She admitted that she may have made a mistake by letting the students film the Klan reenactment on campus.
"I feel terrible that I have students who feel threatened because of something from my class," Ariemma told the AJC. "In hindsight, I wouldn't have had them film that part at school."
But the damage was done.
A report went to school officials, after parents of black students learned what had happened and called the district.
Ariemma was placed on paid suspension, and activist the Rev. Markel Hutchins was called to the town 50 miles north of Atlanta to help quell what seemed to be growing frustration among Dahlonega's small African American community.
"When we leave this issue, we want to leave this town a better place," Hutchins told a group of about 50 people who crowded into a tiny church Monday evening. "It seems to me that in many places around the country, we're not divided as much as (we are) disconnected."
And Rider, who was already in trouble for fighting at a football game last fall, needed help to calm himself.
"I wasn’t going to say anything to them,” Rider said, hinting he thought of taking other actions.
But Hutchins told reporters Monday evening during a meeting of concerned community members that Cody told him, “He wanted to swing on the students.”
Hutchins said if that had happened they might have gathered in Lumpkin County for a different reason.
Ariemma's students were filming reenactments of various historical periods last week, and four donned Klan outfits, superintendent Dewey Moye told the AJC.
She said she walked with them through the cafeteria, but forgot students were there eating lunch.
"I told them, ‘I don't want you to walk through the building by yourselves because I don't want people to get the wrong idea," Ariemma said. "I failed to think about that there was a lunch track in the cafeteria when they went by.
"Then I heard some students start giggling."
Students saw her white-clad students, and Rider's parents later complained about it.
"We determined, obviously, that she used extremely poor judgment," Moye said.
Hutchins told the group at Fortson Memorial Baptist Church on Monday he had spoken with the school superintendent.

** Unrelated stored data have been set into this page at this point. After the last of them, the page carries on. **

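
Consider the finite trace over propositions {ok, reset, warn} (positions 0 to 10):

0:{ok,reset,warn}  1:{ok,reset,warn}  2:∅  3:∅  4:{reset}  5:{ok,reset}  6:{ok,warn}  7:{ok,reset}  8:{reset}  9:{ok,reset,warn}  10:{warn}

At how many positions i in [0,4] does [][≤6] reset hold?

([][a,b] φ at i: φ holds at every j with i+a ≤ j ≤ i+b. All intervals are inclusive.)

0

Evaluate at each i in [0,4]:
  i=0: ✗ (fails at j=2)
  i=1: ✗ (fails at j=2)
  i=2: ✗ (fails at j=2)
  i=3: ✗ (fails at j=3)
  i=4: ✗ (fails at j=6)
Positions where it holds: {} → 0.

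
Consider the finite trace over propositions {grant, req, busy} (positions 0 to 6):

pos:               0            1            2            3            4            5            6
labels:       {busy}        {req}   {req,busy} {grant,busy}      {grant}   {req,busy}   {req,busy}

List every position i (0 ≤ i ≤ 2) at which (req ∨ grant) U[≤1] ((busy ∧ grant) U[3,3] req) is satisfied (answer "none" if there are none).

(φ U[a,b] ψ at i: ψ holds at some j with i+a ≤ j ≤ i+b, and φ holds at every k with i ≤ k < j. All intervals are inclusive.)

none

Evaluate at each i in [0,2]:
  i=0: ✗ (no rhs in [0,1])
  i=1: ✗ (no rhs in [1,2])
  i=2: ✗ (no rhs in [2,3])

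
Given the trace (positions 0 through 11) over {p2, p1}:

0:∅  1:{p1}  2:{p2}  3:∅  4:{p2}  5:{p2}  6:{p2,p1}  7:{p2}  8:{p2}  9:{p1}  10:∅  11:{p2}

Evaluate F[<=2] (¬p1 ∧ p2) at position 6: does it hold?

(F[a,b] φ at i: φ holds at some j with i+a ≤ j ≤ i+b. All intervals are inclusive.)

True

Check (¬p1 ∧ p2) at each j in [6,8]:
  j=6: false
  j=7: true
  j=8: true
Found at j=7 → formula holds.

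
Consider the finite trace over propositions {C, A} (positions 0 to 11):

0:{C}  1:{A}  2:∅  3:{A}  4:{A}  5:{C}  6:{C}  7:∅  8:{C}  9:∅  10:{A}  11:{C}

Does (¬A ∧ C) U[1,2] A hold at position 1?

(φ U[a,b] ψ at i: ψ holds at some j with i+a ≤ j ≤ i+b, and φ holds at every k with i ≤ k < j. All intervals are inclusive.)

Need some j in [2,3] with A, and (¬A ∧ C) at every k in [1,j-1].
  j=2: A false.
  j=3: A holds, but (¬A ∧ C) fails at k=1 → not this j.
No j in the window works → until fails.

Does not hold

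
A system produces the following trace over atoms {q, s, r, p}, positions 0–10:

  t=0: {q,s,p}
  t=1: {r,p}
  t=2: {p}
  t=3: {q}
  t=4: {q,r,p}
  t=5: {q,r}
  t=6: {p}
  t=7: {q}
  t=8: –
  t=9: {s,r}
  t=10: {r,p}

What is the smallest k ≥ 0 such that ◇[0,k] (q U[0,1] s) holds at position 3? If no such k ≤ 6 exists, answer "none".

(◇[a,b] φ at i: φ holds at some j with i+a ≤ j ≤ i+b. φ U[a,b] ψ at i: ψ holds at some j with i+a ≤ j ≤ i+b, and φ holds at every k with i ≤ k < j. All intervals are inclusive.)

6

Scan j = 3,4,… for (q U[0,1] s):
  j=3: fails
  j=4: fails
  j=5: fails
  j=6: fails
  j=7: fails
  j=8: fails
  j=9: holds
First hit at j=9, so smallest k = 9-3 = 6.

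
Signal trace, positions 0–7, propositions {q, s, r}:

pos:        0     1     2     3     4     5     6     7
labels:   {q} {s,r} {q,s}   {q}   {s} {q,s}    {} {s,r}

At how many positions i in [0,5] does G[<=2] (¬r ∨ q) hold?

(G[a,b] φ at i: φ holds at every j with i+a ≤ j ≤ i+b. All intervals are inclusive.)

Evaluate at each i in [0,5]:
  i=0: ✗ (fails at j=1)
  i=1: ✗ (fails at j=1)
  i=2: ✓ (all of [2,4])
  i=3: ✓ (all of [3,5])
  i=4: ✓ (all of [4,6])
  i=5: ✗ (fails at j=7)
Positions where it holds: {2, 3, 4} → 3.

3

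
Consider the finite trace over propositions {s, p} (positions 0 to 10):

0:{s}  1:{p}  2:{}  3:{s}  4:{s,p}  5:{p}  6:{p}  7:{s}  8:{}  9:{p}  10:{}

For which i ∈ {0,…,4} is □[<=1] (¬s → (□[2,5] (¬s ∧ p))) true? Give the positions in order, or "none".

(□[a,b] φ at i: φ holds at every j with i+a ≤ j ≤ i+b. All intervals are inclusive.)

Evaluate at each i in [0,4]:
  i=0: ✗ (fails at j=1)
  i=1: ✗ (fails at j=1)
  i=2: ✗ (fails at j=2)
  i=3: ✓ (all of [3,4])
  i=4: ✗ (fails at j=5)

3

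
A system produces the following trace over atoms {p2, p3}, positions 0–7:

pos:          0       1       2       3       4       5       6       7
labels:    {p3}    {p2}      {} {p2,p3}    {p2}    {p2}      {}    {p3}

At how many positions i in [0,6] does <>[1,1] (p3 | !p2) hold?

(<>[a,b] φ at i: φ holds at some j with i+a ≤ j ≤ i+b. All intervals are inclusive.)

Evaluate at each i in [0,6]:
  i=0: ✗ (none in [1,1])
  i=1: ✓ (witness j=2)
  i=2: ✓ (witness j=3)
  i=3: ✗ (none in [4,4])
  i=4: ✗ (none in [5,5])
  i=5: ✓ (witness j=6)
  i=6: ✓ (witness j=7)
Positions where it holds: {1, 2, 5, 6} → 4.

4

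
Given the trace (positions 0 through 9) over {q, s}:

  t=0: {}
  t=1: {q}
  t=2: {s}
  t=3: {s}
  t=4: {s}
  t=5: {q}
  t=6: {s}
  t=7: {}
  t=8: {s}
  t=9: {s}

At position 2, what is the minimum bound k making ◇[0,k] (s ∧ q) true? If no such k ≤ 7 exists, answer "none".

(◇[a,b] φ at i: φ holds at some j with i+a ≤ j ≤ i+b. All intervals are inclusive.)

none

Scan j = 2,3,… for (s ∧ q):
  j=2: fails
  j=3: fails
  j=4: fails
  j=5: fails
  j=6: fails
  j=7: fails
  j=8: fails
  j=9: fails
No j in [2,9] satisfies it → none.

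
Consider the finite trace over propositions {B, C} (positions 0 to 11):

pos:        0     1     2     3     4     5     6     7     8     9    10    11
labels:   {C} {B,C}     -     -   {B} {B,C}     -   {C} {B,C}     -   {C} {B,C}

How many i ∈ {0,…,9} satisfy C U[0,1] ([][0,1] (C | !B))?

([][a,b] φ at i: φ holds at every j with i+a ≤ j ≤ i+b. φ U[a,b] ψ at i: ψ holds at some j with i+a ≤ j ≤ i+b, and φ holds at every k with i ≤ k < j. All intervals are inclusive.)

8

Evaluate at each i in [0,9]:
  i=0: ✓ (rhs at j=0)
  i=1: ✓ (rhs at j=1)
  i=2: ✓ (rhs at j=2)
  i=3: ✗ (no rhs in [3,4])
  i=4: ✗ (lhs fails at k=4 before rhs at j=5)
  i=5: ✓ (rhs at j=5)
  i=6: ✓ (rhs at j=6)
  i=7: ✓ (rhs at j=7)
  i=8: ✓ (rhs at j=8)
  i=9: ✓ (rhs at j=9)
Positions where it holds: {0, 1, 2, 5, 6, 7, 8, 9} → 8.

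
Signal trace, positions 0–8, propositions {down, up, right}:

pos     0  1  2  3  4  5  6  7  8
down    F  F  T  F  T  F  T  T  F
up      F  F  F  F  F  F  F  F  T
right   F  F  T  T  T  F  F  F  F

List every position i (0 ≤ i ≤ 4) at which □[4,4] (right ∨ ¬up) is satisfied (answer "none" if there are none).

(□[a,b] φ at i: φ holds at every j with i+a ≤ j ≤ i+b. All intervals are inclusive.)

0, 1, 2, 3

Evaluate at each i in [0,4]:
  i=0: ✓ (all of [4,4])
  i=1: ✓ (all of [5,5])
  i=2: ✓ (all of [6,6])
  i=3: ✓ (all of [7,7])
  i=4: ✗ (fails at j=8)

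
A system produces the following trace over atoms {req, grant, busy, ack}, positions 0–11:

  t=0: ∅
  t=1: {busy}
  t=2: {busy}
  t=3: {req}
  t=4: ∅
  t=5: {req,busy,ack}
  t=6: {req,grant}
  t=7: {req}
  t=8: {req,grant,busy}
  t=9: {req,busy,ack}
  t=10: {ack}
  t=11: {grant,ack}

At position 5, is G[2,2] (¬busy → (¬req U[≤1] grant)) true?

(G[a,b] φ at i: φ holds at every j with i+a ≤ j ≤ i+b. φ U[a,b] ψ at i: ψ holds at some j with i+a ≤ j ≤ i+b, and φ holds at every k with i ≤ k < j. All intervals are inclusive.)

Check (¬busy → (¬req U[≤1] grant)) at every j in [7,7]:
  j=7: antecedent true; consequent fails → ✗
Fails at j=7 → formula fails.

No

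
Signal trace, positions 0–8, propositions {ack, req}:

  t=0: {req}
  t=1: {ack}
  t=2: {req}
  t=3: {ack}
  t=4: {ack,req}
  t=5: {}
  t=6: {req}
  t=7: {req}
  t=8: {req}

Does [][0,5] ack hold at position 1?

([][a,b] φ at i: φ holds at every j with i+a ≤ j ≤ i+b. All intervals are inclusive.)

Check ack at every j in [1,6]:
  j=1: true
  j=2: false
  j=3: true
  j=4: true
  j=5: false
  j=6: false
Fails at j=2 → formula fails.

False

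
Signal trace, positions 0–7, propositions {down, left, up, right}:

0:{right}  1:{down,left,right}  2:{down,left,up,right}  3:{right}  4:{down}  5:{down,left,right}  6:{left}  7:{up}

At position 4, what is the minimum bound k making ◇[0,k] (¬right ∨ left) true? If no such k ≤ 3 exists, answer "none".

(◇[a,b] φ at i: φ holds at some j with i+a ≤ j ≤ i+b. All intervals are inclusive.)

0

Scan j = 4,5,… for (¬right ∨ left):
  j=4: holds
First hit at j=4, so smallest k = 4-4 = 0.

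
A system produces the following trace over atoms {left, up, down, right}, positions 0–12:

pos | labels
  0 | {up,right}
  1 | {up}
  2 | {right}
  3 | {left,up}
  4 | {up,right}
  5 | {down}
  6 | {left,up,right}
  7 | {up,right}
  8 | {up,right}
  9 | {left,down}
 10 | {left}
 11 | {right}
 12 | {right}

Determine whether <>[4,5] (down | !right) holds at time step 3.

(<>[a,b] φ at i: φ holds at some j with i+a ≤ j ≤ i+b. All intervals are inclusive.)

False

Check (down | !right) at each j in [7,8]:
  j=7: false
  j=8: false
No position in the window satisfies it → formula fails.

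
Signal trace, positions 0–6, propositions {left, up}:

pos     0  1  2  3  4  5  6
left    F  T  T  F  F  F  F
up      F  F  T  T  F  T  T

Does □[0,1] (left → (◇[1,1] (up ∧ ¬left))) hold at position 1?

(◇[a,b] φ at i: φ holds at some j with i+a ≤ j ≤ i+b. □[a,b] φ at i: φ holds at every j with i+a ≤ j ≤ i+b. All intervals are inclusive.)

Check (left → (◇[1,1] (up ∧ ¬left))) at every j in [1,2]:
  j=1: antecedent true; consequent fails (none in [2,2]) → ✗
  j=2: antecedent true; consequent holds (witness at 3) → ✓
Fails at j=1 → formula fails.

False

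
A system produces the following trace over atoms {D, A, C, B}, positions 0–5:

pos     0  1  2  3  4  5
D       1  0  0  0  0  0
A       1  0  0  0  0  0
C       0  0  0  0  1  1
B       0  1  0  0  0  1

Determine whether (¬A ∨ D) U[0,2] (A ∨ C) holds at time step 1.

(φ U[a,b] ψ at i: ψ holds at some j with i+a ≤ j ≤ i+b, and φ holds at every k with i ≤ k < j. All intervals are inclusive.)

Does not hold

Need some j in [1,3] with (A ∨ C), and (¬A ∨ D) at every k in [1,j-1].
  j=1: (A ∨ C) false.
  j=2: (A ∨ C) false.
  j=3: (A ∨ C) false.
No j in the window works → until fails.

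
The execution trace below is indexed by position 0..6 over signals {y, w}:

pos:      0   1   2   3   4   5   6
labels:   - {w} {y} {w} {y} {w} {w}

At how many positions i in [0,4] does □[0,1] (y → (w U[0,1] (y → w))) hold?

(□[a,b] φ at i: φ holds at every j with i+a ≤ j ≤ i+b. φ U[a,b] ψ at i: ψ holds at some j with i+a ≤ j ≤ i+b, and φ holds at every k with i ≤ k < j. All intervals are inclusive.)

Evaluate at each i in [0,4]:
  i=0: ✓ (all of [0,1])
  i=1: ✗ (fails at j=2)
  i=2: ✗ (fails at j=2)
  i=3: ✗ (fails at j=4)
  i=4: ✗ (fails at j=4)
Positions where it holds: {0} → 1.

1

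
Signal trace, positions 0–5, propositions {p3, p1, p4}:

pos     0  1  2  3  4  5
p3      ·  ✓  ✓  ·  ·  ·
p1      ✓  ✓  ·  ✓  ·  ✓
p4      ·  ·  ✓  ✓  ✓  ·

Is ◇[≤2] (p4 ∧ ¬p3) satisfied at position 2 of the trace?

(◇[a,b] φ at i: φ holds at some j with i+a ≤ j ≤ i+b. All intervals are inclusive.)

Check (p4 ∧ ¬p3) at each j in [2,4]:
  j=2: false
  j=3: true
  j=4: true
Found at j=3 → formula holds.

Holds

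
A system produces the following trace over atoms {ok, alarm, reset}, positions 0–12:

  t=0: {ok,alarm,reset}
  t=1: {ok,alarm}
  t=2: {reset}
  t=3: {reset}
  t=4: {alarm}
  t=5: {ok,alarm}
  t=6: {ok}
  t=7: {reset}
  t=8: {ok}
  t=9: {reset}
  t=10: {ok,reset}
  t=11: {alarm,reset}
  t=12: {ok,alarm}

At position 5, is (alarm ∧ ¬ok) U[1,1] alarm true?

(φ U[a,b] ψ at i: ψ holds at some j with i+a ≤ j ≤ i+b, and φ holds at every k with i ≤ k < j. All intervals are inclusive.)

Need some j in [6,6] with alarm, and (alarm ∧ ¬ok) at every k in [5,j-1].
  j=6: alarm false.
No j in the window works → until fails.

No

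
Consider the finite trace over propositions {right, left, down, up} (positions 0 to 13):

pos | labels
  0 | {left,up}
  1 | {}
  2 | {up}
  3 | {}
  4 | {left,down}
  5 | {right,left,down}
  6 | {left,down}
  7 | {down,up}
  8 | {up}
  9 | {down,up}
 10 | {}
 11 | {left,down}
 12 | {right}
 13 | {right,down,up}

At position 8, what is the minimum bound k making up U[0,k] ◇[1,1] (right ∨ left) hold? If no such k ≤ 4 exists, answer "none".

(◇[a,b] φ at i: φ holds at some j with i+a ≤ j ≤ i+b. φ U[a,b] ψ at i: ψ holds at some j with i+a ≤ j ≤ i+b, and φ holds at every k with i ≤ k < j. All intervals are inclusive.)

Need earliest j ≥ 8 with ◇[1,1] (right ∨ left), and up at every k in [8,j-1].
  j=8: rhs fails.
  j=9: rhs fails.
  j=10: rhs holds; lhs holds on [8,9]. k = 2.

2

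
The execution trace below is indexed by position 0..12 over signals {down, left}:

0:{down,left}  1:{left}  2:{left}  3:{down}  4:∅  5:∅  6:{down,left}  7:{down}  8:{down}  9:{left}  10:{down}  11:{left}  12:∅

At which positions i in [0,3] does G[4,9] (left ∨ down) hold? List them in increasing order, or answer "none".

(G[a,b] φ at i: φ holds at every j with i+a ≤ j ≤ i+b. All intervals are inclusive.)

Evaluate at each i in [0,3]:
  i=0: ✗ (fails at j=4)
  i=1: ✗ (fails at j=5)
  i=2: ✓ (all of [6,11])
  i=3: ✗ (fails at j=12)

2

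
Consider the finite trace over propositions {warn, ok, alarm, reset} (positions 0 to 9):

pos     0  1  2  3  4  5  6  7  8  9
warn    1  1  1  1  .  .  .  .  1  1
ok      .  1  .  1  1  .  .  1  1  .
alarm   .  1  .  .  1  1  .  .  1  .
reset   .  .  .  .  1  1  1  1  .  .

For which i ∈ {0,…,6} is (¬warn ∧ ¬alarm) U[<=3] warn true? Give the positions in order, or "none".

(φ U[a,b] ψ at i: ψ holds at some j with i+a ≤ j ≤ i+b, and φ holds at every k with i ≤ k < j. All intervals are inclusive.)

Evaluate at each i in [0,6]:
  i=0: ✓ (rhs at j=0)
  i=1: ✓ (rhs at j=1)
  i=2: ✓ (rhs at j=2)
  i=3: ✓ (rhs at j=3)
  i=4: ✗ (no rhs in [4,7])
  i=5: ✗ (lhs fails at k=5 before rhs at j=8)
  i=6: ✓ (rhs at j=8; lhs holds on [6,7])

0, 1, 2, 3, 6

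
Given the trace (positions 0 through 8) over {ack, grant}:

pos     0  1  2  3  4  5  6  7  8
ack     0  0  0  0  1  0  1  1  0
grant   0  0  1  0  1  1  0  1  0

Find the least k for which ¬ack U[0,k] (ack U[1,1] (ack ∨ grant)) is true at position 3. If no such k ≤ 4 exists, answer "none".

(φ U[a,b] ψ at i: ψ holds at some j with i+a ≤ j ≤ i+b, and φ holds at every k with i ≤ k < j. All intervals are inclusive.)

Need earliest j ≥ 3 with (ack U[1,1] (ack ∨ grant)), and ¬ack at every k in [3,j-1].
  j=3: rhs fails.
  j=4: rhs holds; lhs holds on [3,3]. k = 1.

1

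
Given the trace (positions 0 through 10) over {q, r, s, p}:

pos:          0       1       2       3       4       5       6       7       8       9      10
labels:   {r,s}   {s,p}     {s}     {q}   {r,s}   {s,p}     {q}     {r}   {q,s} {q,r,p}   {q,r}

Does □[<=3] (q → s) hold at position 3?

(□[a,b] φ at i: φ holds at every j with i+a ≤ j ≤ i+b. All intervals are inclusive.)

No

Check (q → s) at every j in [3,6]:
  j=3: antecedent true; consequent false → ✗
  j=4: antecedent false → ✓
  j=5: antecedent false → ✓
  j=6: antecedent true; consequent false → ✗
Fails at j=3 → formula fails.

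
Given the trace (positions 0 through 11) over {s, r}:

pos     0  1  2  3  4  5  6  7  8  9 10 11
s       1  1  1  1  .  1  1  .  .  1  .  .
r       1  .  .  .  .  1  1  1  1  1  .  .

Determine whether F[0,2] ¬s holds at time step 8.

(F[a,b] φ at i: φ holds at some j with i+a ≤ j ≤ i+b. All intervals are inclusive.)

Check ¬s at each j in [8,10]:
  j=8: true
  j=9: false
  j=10: true
Found at j=8 → formula holds.

True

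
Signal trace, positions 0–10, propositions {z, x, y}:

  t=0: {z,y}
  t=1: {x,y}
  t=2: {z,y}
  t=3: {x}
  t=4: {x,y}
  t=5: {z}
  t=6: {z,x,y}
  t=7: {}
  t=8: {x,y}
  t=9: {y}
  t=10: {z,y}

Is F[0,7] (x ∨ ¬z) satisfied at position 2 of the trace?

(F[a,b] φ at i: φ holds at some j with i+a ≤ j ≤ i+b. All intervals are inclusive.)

Yes

Check (x ∨ ¬z) at each j in [2,9]:
  j=2: false
  j=3: true
  j=4: true
  j=5: false
  j=6: true
  j=7: true
  j=8: true
  j=9: true
Found at j=3 → formula holds.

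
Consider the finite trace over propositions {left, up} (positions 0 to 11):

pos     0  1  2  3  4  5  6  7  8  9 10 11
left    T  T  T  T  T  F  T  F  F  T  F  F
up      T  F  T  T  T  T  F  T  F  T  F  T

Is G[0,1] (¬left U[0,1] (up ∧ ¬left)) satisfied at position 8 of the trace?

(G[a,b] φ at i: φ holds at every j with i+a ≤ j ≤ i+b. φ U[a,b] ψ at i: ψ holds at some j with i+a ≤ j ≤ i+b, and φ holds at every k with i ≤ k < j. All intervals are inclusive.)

No

Check (¬left U[0,1] (up ∧ ¬left)) at every j in [8,9]:
  j=8: fails
  j=9: fails
Fails at j=8 → formula fails.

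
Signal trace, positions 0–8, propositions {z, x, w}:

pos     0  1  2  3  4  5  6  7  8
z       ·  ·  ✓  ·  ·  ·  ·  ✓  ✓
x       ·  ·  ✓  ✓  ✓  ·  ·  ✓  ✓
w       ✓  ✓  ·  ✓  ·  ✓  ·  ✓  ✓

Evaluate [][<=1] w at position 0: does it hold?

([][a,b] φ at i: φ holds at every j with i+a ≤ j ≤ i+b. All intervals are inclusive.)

Check w at every j in [0,1]:
  j=0: true
  j=1: true
All positions satisfy it → formula holds.

Holds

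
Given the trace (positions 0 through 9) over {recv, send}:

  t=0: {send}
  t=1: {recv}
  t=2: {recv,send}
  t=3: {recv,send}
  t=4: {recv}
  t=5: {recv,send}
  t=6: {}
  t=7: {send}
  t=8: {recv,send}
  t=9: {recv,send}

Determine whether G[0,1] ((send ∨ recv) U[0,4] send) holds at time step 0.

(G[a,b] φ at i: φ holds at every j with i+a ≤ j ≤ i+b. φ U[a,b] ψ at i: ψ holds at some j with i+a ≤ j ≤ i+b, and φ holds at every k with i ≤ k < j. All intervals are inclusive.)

Check ((send ∨ recv) U[0,4] send) at every j in [0,1]:
  j=0: holds
  j=1: holds
All positions satisfy it → formula holds.

Yes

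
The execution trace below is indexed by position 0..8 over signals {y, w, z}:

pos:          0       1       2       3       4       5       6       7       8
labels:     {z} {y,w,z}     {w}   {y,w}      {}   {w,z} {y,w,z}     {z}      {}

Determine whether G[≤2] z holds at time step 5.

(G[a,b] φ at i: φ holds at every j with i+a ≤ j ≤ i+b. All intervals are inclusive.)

Yes

Check z at every j in [5,7]:
  j=5: true
  j=6: true
  j=7: true
All positions satisfy it → formula holds.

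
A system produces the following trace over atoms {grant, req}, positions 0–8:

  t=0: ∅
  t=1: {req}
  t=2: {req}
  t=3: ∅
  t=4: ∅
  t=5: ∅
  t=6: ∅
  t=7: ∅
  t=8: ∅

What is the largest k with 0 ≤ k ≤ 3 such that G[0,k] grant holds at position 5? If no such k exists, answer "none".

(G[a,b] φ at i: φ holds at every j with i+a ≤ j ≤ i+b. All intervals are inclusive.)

grant must hold from j=5 onward; find where it first fails.
  j=5: fails → no k works.

none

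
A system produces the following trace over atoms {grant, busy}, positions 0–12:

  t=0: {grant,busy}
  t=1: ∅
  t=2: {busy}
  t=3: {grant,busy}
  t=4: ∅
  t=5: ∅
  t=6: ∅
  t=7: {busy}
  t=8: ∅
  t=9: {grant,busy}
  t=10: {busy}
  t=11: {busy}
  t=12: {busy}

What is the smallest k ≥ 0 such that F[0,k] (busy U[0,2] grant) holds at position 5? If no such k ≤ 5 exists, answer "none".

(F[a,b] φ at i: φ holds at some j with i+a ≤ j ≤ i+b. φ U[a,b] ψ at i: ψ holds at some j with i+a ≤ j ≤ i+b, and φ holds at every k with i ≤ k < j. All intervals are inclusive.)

4

Scan j = 5,6,… for (busy U[0,2] grant):
  j=5: fails
  j=6: fails
  j=7: fails
  j=8: fails
  j=9: holds
First hit at j=9, so smallest k = 9-5 = 4.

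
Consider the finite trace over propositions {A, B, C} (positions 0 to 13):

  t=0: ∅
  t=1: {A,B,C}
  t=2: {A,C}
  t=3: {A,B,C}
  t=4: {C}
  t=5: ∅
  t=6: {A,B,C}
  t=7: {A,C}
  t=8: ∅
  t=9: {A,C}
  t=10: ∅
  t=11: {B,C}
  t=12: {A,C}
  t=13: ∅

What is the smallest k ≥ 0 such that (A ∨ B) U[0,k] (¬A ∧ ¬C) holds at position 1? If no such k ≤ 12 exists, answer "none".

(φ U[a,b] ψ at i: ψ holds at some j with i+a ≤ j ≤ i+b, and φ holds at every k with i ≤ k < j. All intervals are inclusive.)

none

Need earliest j ≥ 1 with (¬A ∧ ¬C), and (A ∨ B) at every k in [1,j-1].
  j=1: rhs fails.
  j=2: rhs fails.
  j=3: rhs fails.
  j=4: rhs fails.
  j=5: rhs holds but lhs fails at k=4.
  j=6: rhs fails.
  j=7: rhs fails.
  j=8: rhs holds but lhs fails at k=4.
  j=9: rhs fails.
  j=10: rhs holds but lhs fails at k=4.
  j=11: rhs fails.
  j=12: rhs fails.
  j=13: rhs holds but lhs fails at k=4.
No witness within the range → none.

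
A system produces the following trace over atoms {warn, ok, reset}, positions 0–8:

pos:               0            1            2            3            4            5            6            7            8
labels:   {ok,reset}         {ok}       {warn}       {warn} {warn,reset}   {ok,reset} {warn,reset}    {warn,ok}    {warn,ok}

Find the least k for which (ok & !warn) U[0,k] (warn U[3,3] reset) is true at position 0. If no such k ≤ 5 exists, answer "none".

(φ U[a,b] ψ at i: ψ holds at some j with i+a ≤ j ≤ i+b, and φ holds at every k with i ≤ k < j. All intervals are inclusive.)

Need earliest j ≥ 0 with (warn U[3,3] reset), and (ok & !warn) at every k in [0,j-1].
  j=0: rhs fails.
  j=1: rhs fails.
  j=2: rhs holds; lhs holds on [0,1]. k = 2.

2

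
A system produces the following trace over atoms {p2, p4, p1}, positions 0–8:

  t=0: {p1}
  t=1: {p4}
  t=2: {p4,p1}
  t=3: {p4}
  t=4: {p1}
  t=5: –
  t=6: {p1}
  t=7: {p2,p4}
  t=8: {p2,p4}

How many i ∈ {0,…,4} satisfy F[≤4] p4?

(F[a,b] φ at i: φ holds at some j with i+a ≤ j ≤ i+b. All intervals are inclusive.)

5

Evaluate at each i in [0,4]:
  i=0: ✓ (witness j=1)
  i=1: ✓ (witness j=1)
  i=2: ✓ (witness j=2)
  i=3: ✓ (witness j=3)
  i=4: ✓ (witness j=7)
Positions where it holds: {0, 1, 2, 3, 4} → 5.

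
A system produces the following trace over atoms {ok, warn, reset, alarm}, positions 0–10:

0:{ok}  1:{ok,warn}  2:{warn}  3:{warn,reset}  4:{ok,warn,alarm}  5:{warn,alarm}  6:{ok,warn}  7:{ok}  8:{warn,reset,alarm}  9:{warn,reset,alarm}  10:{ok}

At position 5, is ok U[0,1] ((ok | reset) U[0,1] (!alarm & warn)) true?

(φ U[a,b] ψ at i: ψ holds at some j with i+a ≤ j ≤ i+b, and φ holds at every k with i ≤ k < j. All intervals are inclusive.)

No

Need some j in [5,6] with ((ok | reset) U[0,1] (!alarm & warn)), and ok at every k in [5,j-1].
  j=5: ((ok | reset) U[0,1] (!alarm & warn)) — fails.
  j=6: ((ok | reset) U[0,1] (!alarm & warn)) holds, but ok fails at k=5 → not this j.
No j in the window works → until fails.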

During that conversation, Hutchins asked the superintendent that a meeting be convened between the mayor and police chief to address Cody’s safety, as well as planning a diversity sensitivity training for the city, school staff and sheriff deputies.
He said he wants to make sure Ariemma is dealt with in a fair and just way. And that the situation is not taken out of context, but also not ignored.
“Good common sense should have told her this was not a good idea,” he said.
Ariemma is an award-winning teaching. Last year, the Georgia Senate passed a resolution lauding her "dedication to her students and her profession" after she was honored as Lumpkin County High School's 2009 STAR Teacher. The Student Teacher Achievement Recognition program is sponsored by the Georgia Chamber of Commerce and the Professional Association of Georgia Educators and recognizes teaching excellence.
She said she continues to stand behind the video project and the lesson it was to convey to her students.
"This project was about racism in U.S. history," Ariemma said. "Not just racism against African Americans, but racism as a whole."
She said including the Ku Klux Klan was an essential piece.
"You cannot discuss racism without discussing the Klan," she said. "To do so would be to condone their actions."
Moye said Ariemma has never been reprimanded for missteps and that she has always been an "outstanding" teacher. But he said he could not ignore this incident.
She could lose her job over it.
"In my opinion, it was offensive," Moye said. "The other part of it is some people have jumped on it and said, ‘You're racist.'"
Moye said he placed her on leave with pay pending the outcome of an investigation. The school system attorney will interview the children involved to determine what happened, he said.
Historical reenactments can be an effective teaching tool, but must be used with discretion, one local history professor said.
Eugene Van Sickle, an assistant professor of history at North Georgia College & State University in Dahlonega, has required students to research the world views of historical figures and then defend their positions in a debate.
"You're in the moment," he said, "and based on what you know about the person, it becomes a teaching moment."
But Van Sickle said he would not use the technique with emotionally charged topics, "and I think the Klan would certainly be a charged topic."
The U.S. Constitution's free speech guarantee is limited in schools, and may offer little or no protection for Ariemma, according to a legal expert.
The Supreme Court has determined that the constitution only protects speech in schools that does not disrupt the educational mission, said Lynn Hogue, a law professor at Georgia State University and a First Amendment specialist.
There is nothing inherently wrong with allowing students to wear Ku Klux Klan outfits for an educational purpose, Hogue said. But it would be unprotected by the constitution if it interrupted learning.
The best way to avoid a disruption is to ensure that everyone who could be affected knows what's going on beforehand, Hogue said.
"The answer is not necessarily to not do it," he said, "but rather to be sure that everybody is reasonably informed about it so that people aren't caught off guard and it doesn't backfire."
Ariemma said she hopes something good can come from this.
"I asked Mr. Moye if there was some way we could turn this into a teachable moment," she said.